Population-Level Scale

Across the full 2,209-IP Shodan population: 18 verified CRITICAL instances with working commercial backends. Rate: ~0.81% of the indexed population.

Breakdown by provider across all 18:

  • Anthropic API direct: F-001, F-011, F-017, F-018 (+ components of F-012)
  • AWS Bedrock: F-002 (Opus-4-7 EU), M-002
  • Azure OpenAI: F-003 (gpt-5.4), F-010 (gpt-5.2), F-015, F-016
  • Vertex AI: F-004, F-005, F-008, F-009, F-013, F-014
  • Databricks AI Gateway: F-007 (Claude via Databricks workspace)
  • Moonshot AI (kimi-k2.5): F-012 (first non-Western provider in LiteLLM exposure survey)

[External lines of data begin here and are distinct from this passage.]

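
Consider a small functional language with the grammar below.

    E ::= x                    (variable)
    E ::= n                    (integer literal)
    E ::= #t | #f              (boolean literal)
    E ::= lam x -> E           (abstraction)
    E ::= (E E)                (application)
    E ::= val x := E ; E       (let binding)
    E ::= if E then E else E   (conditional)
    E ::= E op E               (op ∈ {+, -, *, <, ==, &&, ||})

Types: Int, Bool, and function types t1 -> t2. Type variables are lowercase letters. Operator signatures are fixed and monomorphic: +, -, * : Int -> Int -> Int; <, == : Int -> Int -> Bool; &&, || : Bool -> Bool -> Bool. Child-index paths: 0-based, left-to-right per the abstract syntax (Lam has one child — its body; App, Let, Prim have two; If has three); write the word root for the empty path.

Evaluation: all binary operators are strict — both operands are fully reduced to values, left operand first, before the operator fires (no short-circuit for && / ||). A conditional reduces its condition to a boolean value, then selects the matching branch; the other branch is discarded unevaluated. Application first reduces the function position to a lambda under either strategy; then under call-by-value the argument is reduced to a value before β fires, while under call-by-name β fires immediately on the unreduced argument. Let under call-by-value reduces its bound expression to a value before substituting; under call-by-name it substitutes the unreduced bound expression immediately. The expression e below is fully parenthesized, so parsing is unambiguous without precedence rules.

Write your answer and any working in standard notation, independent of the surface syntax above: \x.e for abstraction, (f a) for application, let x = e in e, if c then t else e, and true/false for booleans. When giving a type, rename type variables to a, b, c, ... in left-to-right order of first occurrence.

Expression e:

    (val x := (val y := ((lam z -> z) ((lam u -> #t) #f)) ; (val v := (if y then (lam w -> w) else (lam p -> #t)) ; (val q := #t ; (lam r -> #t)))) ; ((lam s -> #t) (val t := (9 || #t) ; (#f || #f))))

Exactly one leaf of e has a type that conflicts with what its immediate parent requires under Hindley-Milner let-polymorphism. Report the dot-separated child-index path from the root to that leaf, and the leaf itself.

Answer: 1.1.0.0 : 9

Derivation:
z : a
\z._ : a -> a
\u._ : b -> Bool
  unify b -> Bool ~ Bool -> c
  unify b ~ Bool
  unify Bool ~ c
_ _ : Bool
  unify a -> a ~ Bool -> d
  unify a ~ Bool
  unify Bool ~ d
_ _ : Bool
let y : Bool
y : Bool
  unify Bool ~ Bool
w : e
\w._ : e -> e
\p._ : f -> Bool
  unify e -> e ~ f -> Bool
  unify e ~ f
  unify f ~ Bool
let v : Bool -> Bool
let q : Bool
\r._ : g -> Bool
let x : forall. g -> Bool
\s._ : h -> Bool
  unify Int ~ Bool
  FAIL: mismatch Int ~ Bool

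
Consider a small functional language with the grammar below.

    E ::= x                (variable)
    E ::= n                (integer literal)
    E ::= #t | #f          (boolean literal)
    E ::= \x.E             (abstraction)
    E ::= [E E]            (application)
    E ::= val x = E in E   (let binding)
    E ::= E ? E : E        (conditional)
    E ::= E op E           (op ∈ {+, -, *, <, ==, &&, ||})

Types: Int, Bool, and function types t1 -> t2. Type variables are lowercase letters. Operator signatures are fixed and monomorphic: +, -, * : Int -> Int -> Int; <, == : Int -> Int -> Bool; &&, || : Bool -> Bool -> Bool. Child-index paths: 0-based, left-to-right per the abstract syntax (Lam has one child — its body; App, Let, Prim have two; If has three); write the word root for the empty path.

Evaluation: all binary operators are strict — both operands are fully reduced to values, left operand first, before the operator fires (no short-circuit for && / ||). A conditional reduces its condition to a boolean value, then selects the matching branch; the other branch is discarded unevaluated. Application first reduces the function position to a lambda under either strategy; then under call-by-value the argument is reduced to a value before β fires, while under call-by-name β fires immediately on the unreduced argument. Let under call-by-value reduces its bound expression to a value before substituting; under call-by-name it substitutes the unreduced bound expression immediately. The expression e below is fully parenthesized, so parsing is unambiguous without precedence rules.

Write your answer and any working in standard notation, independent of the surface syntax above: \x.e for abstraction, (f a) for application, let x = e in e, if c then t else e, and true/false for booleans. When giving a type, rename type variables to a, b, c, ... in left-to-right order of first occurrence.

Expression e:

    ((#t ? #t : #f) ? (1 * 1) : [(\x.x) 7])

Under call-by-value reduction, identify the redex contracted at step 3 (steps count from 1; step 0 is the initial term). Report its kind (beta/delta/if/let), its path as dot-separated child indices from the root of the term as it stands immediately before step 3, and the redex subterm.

Trace:
step 0: (if (if true then true else false) then (1 * 1) else ((\x.x) 7))
step 1: [if@0] (if true then (1 * 1) else ((\x.x) 7))
step 2: [if@root] (1 * 1)
step 3: [delta@root] 1

Answer: delta at root : (1 * 1)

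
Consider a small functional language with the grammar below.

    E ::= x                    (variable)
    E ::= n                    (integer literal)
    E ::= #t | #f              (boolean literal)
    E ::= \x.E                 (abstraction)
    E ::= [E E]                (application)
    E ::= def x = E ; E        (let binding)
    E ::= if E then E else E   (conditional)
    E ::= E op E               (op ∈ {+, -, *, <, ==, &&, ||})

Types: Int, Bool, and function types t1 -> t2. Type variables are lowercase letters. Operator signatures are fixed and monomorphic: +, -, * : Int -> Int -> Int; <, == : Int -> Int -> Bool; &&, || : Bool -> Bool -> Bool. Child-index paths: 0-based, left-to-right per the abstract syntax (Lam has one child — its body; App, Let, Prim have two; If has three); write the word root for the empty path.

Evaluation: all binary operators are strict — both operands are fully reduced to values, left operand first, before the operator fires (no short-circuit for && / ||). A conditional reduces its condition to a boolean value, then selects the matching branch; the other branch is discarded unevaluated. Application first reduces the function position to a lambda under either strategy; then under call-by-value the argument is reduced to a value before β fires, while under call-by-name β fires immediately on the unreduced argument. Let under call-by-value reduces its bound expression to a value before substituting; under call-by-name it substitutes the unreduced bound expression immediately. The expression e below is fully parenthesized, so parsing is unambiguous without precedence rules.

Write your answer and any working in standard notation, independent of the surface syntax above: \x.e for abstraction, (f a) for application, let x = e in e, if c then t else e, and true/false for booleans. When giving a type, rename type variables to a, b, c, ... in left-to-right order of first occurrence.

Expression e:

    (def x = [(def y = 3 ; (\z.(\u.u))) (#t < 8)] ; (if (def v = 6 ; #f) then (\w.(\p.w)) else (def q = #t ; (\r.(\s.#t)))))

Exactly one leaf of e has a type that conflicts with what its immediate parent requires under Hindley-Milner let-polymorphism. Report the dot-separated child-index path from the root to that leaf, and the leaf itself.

Answer: 0.1.0 : true

Working:
let y : Int
u : b
\u._ : b -> b
\z._ : a -> b -> b
  unify Bool ~ Int
  FAIL: mismatch Bool ~ Int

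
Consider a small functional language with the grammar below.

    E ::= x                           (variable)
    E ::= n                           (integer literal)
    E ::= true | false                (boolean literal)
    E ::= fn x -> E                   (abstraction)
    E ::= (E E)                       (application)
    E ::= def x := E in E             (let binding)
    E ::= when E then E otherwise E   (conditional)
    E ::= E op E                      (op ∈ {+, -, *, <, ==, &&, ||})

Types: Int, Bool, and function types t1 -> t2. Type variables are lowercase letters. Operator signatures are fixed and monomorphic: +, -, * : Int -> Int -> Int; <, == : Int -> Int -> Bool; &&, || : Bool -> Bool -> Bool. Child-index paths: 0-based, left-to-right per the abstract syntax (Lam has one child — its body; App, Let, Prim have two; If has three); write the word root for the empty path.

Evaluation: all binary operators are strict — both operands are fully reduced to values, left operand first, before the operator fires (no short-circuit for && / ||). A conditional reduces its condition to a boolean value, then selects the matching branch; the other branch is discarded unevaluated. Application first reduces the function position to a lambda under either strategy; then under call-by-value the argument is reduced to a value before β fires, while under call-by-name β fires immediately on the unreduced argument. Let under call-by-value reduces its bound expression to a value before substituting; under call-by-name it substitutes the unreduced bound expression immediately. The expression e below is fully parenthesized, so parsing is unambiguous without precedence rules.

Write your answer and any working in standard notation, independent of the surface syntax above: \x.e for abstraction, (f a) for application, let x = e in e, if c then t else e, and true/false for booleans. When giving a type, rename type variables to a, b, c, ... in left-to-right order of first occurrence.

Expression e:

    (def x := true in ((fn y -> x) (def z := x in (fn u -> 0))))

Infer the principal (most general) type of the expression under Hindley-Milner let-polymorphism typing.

Trace:
let x : Bool
x : Bool
\y._ : a -> Bool
x : Bool
let z : Bool
\u._ : b -> Int
  unify a -> Bool ~ (b -> Int) -> c
  unify a ~ b -> Int
  unify Bool ~ c
_ _ : Bool

Answer: Bool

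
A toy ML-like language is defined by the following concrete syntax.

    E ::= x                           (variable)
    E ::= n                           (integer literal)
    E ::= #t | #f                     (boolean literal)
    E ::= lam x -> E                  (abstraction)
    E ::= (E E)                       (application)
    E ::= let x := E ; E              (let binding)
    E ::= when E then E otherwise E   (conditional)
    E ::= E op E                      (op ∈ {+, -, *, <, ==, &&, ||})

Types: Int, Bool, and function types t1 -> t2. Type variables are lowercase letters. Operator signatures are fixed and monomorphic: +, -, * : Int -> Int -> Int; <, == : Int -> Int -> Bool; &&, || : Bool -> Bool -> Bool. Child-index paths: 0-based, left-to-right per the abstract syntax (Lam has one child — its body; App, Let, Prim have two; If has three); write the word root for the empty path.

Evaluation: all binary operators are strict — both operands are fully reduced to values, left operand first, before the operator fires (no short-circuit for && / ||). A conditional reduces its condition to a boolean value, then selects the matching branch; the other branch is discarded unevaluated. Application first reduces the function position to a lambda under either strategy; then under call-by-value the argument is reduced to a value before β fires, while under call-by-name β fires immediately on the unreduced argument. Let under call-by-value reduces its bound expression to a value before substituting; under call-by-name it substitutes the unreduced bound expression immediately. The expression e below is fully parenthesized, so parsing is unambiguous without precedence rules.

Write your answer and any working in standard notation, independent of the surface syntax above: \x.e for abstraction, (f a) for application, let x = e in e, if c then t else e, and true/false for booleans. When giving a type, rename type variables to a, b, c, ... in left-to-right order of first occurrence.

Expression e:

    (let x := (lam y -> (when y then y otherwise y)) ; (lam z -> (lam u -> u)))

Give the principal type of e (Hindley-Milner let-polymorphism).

Answer: a -> b -> b

Trace:
y : a
  unify a ~ Bool
y : Bool
y : Bool
  unify Bool ~ Bool
\y._ : Bool -> Bool
let x : Bool -> Bool
u : c
\u._ : c -> c
\z._ : b -> c -> c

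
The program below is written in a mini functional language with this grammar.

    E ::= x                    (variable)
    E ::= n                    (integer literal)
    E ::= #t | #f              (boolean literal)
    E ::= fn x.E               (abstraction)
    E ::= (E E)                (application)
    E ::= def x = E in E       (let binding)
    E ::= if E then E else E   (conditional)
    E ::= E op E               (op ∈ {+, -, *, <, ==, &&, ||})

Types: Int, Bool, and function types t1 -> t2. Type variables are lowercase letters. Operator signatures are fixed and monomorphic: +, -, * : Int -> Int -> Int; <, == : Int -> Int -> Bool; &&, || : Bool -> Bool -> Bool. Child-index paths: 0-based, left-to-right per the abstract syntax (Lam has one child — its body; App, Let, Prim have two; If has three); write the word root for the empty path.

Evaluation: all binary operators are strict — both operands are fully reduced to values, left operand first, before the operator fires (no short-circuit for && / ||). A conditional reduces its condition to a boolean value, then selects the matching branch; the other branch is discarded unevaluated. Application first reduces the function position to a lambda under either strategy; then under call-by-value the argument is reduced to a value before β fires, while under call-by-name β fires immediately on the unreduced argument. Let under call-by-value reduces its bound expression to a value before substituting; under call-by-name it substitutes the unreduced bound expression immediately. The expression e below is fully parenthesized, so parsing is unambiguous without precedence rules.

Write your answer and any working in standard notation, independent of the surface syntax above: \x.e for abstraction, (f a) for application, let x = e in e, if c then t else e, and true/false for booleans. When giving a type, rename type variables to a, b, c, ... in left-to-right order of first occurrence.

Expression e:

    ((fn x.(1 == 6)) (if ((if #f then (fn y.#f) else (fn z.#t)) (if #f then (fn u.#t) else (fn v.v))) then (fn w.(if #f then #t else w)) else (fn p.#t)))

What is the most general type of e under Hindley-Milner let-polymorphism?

Answer: Bool

Derivation:
  unify Int ~ Int
  unify Int ~ Int
\x._ : a -> Bool
  unify Bool ~ Bool
\y._ : b -> Bool
\z._ : c -> Bool
  unify b -> Bool ~ c -> Bool
  unify b ~ c
  unify Bool ~ Bool
  unify Bool ~ Bool
\u._ : d -> Bool
v : e
\v._ : e -> e
  unify d -> Bool ~ e -> e
  unify d ~ e
  unify Bool ~ e
  unify c -> Bool ~ (Bool -> Bool) -> f
  unify c ~ Bool -> Bool
  unify Bool ~ f
_ _ : Bool
  unify Bool ~ Bool
  unify Bool ~ Bool
w : g
  unify Bool ~ g
\w._ : Bool -> Bool
\p._ : h -> Bool
  unify Bool -> Bool ~ h -> Bool
  unify Bool ~ h
  unify Bool ~ Bool
  unify a -> Bool ~ (Bool -> Bool) -> i
  unify a ~ Bool -> Bool
  unify Bool ~ i
_ _ : Bool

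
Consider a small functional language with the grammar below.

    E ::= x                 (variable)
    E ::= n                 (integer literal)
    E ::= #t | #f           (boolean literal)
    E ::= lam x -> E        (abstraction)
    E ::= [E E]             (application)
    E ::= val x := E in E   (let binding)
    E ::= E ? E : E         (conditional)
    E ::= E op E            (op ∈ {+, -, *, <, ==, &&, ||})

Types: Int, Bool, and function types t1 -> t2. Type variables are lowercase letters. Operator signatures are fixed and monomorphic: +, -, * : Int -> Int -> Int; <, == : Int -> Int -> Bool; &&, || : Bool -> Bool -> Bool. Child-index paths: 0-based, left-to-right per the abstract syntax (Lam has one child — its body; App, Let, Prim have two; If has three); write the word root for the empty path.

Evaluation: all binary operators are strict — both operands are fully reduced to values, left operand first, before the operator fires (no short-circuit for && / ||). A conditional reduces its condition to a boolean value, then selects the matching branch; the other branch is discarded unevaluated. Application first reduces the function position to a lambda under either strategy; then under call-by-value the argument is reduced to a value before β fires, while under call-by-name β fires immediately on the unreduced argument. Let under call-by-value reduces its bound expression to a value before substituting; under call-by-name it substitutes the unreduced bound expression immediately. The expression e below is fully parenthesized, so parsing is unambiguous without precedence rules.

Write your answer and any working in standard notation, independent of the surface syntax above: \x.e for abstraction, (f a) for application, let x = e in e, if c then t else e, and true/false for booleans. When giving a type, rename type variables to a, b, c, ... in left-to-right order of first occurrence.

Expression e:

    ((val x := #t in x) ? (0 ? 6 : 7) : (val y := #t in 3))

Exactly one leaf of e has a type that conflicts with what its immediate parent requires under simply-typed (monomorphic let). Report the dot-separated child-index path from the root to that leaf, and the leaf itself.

Answer: 1.0 : 0

Working:
let x : Bool
x : Bool
  unify Bool ~ Bool
  unify Int ~ Bool
  FAIL: mismatch Int ~ Bool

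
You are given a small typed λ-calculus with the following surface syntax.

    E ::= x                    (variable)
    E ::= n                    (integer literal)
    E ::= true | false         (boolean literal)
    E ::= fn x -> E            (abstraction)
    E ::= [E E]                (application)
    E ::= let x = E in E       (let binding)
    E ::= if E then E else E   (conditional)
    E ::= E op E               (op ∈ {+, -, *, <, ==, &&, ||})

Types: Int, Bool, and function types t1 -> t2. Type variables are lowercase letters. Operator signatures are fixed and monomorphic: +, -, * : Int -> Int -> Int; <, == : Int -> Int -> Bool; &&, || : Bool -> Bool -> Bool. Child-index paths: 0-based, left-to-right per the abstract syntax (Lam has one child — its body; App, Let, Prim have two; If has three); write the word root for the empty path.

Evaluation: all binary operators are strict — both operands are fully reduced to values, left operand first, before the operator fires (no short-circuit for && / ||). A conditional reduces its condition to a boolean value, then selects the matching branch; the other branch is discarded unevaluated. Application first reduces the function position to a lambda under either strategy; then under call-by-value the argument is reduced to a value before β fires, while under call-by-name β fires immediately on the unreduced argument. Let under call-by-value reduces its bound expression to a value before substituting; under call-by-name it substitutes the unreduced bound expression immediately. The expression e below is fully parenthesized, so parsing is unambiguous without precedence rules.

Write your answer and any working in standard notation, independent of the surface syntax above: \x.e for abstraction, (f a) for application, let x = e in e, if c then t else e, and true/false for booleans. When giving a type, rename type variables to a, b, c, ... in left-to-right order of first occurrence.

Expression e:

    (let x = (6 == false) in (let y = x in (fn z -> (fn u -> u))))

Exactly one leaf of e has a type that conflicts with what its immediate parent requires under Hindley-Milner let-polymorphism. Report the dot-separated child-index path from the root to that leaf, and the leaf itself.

Trace:
  unify Int ~ Int
  unify Bool ~ Int
  FAIL: mismatch Bool ~ Int

Answer: 0.1 : false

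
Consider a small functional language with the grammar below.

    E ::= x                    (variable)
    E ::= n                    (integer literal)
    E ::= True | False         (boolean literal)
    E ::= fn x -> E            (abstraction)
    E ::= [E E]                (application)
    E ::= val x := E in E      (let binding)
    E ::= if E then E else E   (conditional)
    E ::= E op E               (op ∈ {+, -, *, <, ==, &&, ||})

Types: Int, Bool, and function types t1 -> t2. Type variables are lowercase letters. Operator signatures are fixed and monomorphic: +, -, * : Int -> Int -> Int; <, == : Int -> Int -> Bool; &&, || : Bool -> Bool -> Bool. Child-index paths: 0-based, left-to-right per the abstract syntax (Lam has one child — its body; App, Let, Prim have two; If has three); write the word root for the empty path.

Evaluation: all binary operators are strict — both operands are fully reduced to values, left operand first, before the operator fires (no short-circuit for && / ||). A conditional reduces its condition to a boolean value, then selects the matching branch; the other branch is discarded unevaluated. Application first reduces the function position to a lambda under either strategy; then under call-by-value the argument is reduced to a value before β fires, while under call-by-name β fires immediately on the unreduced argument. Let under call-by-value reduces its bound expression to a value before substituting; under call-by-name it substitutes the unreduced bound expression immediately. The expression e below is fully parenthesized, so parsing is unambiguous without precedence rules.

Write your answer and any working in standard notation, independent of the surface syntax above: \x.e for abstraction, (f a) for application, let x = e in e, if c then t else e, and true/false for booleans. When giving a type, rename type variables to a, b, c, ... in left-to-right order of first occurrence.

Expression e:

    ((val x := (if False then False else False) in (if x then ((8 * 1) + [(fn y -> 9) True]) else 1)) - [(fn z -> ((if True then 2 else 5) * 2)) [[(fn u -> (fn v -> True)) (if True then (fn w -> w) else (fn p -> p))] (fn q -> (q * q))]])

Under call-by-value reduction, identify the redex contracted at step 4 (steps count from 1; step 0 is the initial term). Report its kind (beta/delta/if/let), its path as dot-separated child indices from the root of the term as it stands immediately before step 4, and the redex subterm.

Derivation:
step 0: ((let x = (if false then false else false) in (if x then ((8 * 1) + ((\y.9) true)) else 1)) - ((\z.((if true then 2 else 5) * 2)) (((\u.(\v.true)) (if true then (\w.w) else (\p.p))) (\q.(q * q)))))
step 1: [if@0.0] ((let x = false in (if x then ((8 * 1) + ((\y.9) true)) else 1)) - ((\z.((if true then 2 else 5) * 2)) (((\u.(\v.true)) (if true then (\w.w) else (\p.p))) (\q.(q * q)))))
step 2: [let@0] ((if false then ((8 * 1) + ((\y.9) true)) else 1) - ((\z.((if true then 2 else 5) * 2)) (((\u.(\v.true)) (if true then (\w.w) else (\p.p))) (\q.(q * q)))))
step 3: [if@0] (1 - ((\z.((if true then 2 else 5) * 2)) (((\u.(\v.true)) (if true then (\w.w) else (\p.p))) (\q.(q * q)))))
step 4: [if@1.1.0.1] (1 - ((\z.((if true then 2 else 5) * 2)) (((\u.(\v.true)) (\w.w)) (\q.(q * q)))))

Answer: if at 1.1.0.1 : (if true then (\w.w) else (\p.p))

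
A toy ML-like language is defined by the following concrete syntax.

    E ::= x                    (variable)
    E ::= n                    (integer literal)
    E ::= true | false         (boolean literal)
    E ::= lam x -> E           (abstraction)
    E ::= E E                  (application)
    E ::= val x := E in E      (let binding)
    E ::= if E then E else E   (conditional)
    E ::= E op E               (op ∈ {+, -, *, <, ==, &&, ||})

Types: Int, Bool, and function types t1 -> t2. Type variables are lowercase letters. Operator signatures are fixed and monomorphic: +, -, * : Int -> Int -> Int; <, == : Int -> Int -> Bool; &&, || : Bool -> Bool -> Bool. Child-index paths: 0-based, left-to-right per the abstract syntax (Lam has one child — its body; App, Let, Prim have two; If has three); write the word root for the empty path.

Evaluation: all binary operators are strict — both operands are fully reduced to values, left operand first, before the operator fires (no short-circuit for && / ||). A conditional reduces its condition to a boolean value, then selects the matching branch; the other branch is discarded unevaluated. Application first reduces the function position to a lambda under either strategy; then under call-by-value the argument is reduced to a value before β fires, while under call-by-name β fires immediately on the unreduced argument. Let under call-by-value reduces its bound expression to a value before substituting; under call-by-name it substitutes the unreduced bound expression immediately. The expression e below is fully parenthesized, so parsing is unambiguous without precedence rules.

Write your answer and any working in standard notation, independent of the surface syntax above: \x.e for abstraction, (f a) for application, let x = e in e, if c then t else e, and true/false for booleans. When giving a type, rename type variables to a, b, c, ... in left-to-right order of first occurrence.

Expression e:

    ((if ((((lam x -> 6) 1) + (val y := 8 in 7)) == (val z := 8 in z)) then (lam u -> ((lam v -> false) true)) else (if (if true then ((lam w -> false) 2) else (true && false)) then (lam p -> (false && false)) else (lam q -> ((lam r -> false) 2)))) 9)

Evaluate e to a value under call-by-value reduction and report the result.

Answer: false

Working:
step 0: ((if ((((\x.6) 1) + (let y = 8 in 7)) == (let z = 8 in z)) then (\u.((\v.false) true)) else (if (if true then ((\w.false) 2) else (true && false)) then (\p.(false && false)) else (\q.((\r.false) 2)))) 9)
step 1: [beta@0.0.0.0] ((if ((6 + (let y = 8 in 7)) == (let z = 8 in z)) then (\u.((\v.false) true)) else (if (if true then ((\w.false) 2) else (true && false)) then (\p.(false && false)) else (\q.((\r.false) 2)))) 9)
step 2: [let@0.0.0.1] ((if ((6 + 7) == (let z = 8 in z)) then (\u.((\v.false) true)) else (if (if true then ((\w.false) 2) else (true && false)) then (\p.(false && false)) else (\q.((\r.false) 2)))) 9)
step 3: [delta@0.0.0] ((if (13 == (let z = 8 in z)) then (\u.((\v.false) true)) else (if (if true then ((\w.false) 2) else (true && false)) then (\p.(false && false)) else (\q.((\r.false) 2)))) 9)
step 4: [let@0.0.1] ((if (13 == 8) then (\u.((\v.false) true)) else (if (if true then ((\w.false) 2) else (true && false)) then (\p.(false && false)) else (\q.((\r.false) 2)))) 9)
step 5: [delta@0.0] ((if false then (\u.((\v.false) true)) else (if (if true then ((\w.false) 2) else (true && false)) then (\p.(false && false)) else (\q.((\r.false) 2)))) 9)
step 6: [if@0] ((if (if true then ((\w.false) 2) else (true && false)) then (\p.(false && false)) else (\q.((\r.false) 2))) 9)
step 7: [if@0.0] ((if ((\w.false) 2) then (\p.(false && false)) else (\q.((\r.false) 2))) 9)
step 8: [beta@0.0] ((if false then (\p.(false && false)) else (\q.((\r.false) 2))) 9)
step 9: [if@0] ((\q.((\r.false) 2)) 9)
step 10: [beta@root] ((\r.false) 2)
step 11: [beta@root] false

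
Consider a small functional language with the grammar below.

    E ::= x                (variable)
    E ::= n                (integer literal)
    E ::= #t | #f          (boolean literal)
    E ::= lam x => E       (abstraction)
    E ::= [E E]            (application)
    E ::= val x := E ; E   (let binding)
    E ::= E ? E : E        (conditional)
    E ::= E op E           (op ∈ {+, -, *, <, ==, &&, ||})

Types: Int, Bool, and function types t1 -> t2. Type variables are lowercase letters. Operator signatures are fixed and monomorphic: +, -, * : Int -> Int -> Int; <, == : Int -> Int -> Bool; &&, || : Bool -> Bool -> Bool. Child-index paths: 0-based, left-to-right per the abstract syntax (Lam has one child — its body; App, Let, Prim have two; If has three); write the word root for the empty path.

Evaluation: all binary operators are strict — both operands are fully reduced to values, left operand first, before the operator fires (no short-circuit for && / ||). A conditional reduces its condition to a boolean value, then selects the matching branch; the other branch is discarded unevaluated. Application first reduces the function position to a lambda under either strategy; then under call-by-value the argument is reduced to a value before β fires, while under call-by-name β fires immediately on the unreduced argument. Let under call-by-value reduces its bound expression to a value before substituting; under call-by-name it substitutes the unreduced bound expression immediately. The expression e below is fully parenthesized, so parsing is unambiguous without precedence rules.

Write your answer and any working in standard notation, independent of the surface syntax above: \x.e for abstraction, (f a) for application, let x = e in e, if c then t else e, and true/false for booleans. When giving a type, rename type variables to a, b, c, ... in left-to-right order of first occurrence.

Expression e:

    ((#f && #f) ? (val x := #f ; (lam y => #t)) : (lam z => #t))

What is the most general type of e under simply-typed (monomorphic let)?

Derivation:
  unify Bool ~ Bool
  unify Bool ~ Bool
  unify Bool ~ Bool
let x : Bool
\y._ : a -> Bool
\z._ : b -> Bool
  unify a -> Bool ~ b -> Bool
  unify a ~ b
  unify Bool ~ Bool

Answer: a -> Bool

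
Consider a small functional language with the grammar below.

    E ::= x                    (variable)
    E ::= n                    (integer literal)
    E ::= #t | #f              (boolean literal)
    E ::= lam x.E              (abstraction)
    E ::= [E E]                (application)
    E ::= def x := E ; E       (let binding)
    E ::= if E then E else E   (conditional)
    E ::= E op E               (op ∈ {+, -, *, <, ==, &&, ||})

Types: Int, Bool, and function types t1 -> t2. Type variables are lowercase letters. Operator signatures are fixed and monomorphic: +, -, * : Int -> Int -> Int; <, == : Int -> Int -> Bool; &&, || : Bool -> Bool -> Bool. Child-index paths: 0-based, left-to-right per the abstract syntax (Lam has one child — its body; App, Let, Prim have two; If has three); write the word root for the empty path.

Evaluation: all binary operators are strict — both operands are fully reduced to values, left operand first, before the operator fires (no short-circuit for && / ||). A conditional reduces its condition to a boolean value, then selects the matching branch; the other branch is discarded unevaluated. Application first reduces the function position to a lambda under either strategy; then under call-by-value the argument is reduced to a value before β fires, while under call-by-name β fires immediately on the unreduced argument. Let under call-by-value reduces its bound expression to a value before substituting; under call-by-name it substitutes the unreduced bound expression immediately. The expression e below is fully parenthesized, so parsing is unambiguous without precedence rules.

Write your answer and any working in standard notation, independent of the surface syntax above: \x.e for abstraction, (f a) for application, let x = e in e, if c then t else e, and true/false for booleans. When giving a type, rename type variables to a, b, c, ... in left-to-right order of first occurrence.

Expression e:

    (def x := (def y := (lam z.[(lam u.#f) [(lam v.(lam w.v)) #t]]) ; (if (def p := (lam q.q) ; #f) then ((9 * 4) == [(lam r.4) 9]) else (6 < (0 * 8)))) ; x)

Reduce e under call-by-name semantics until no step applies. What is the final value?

Answer: false

Working:
step 0: (let x = (let y = (\z.((\u.false) ((\v.(\w.v)) true))) in (if (let p = (\q.q) in false) then ((9 * 4) == ((\r.4) 9)) else (6 < (0 * 8)))) in x)
step 1: [let@root] (let y = (\z.((\u.false) ((\v.(\w.v)) true))) in (if (let p = (\q.q) in false) then ((9 * 4) == ((\r.4) 9)) else (6 < (0 * 8))))
step 2: [let@root] (if (let p = (\q.q) in false) then ((9 * 4) == ((\r.4) 9)) else (6 < (0 * 8)))
step 3: [let@0] (if false then ((9 * 4) == ((\r.4) 9)) else (6 < (0 * 8)))
step 4: [if@root] (6 < (0 * 8))
step 5: [delta@1] (6 < 0)
step 6: [delta@root] false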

The 0.81% rate over 2,209 Shodan-indexed instances projects to approximately 18-20 active open commercial LiteLLM proxies at any crawl snapshot. The population not indexed by Shodan (private ranges, NAT, post-crawl deploys) is larger.

Toolchain Provenance

Stage -1:  data/platform-intel/gateways-observability-docloaders-osint-2026-06-05.md
           (4-lane OSINT Platoon: LiteLLM, Kong, Langfuse, Tika)
Stage 0:   shodan download × 8 dorks (API key)
           ~/recon/05-gateways-observability-docloaders-2026-06-05/
Stage 0c:  tiptoe -f ips.txt -p 4000,3000,6006,8001 (liveness sweep)
           + curl /health/readiness batch (parallel xargs, 20 threads)
Stage 1a:  visorplus assess × 5 critical hosts
           (attribution: dev-strategion.de 45 subdomains; ipexdesenvolvimento.cloud)
Stage 1b:  aimap -list live-critical.txt -o aimap-critical.json
           (11 hosts, 18 services, 15 unauth, 27 findings)
Stage 3v:  /health/readiness master_key_hash check + /model/info api_base
           verification on all live candidates
Stage 6:   visorlog add × 6 findings
Stage 7:   visorscuba assess (BLUE-EXP-001 violations on all 6)
Stage 12b: findings-breakdown.txt (this session)

Remediation

For LiteLLM operators: Set LITELLM_MASTER_KEY in the environment before any public-facing deployment. Even a randomly generated key eliminates the unauthenticated surface. The quickstart should not be followed verbatim in production.

environment:
  - LITELLM_MASTER_KEY=sk-<random-32-char>

For Langfuse operators: Set AUTH_DISABLE_SIGNUP=true in the environment to prevent open registration. Single-user instances should also set a strong NEXTAUTH_SECRET.

For Open WebUI operators: Set WEBUI_AUTH=true (the default in recent versions). Never deploy with auth_enabled=False on a public IP.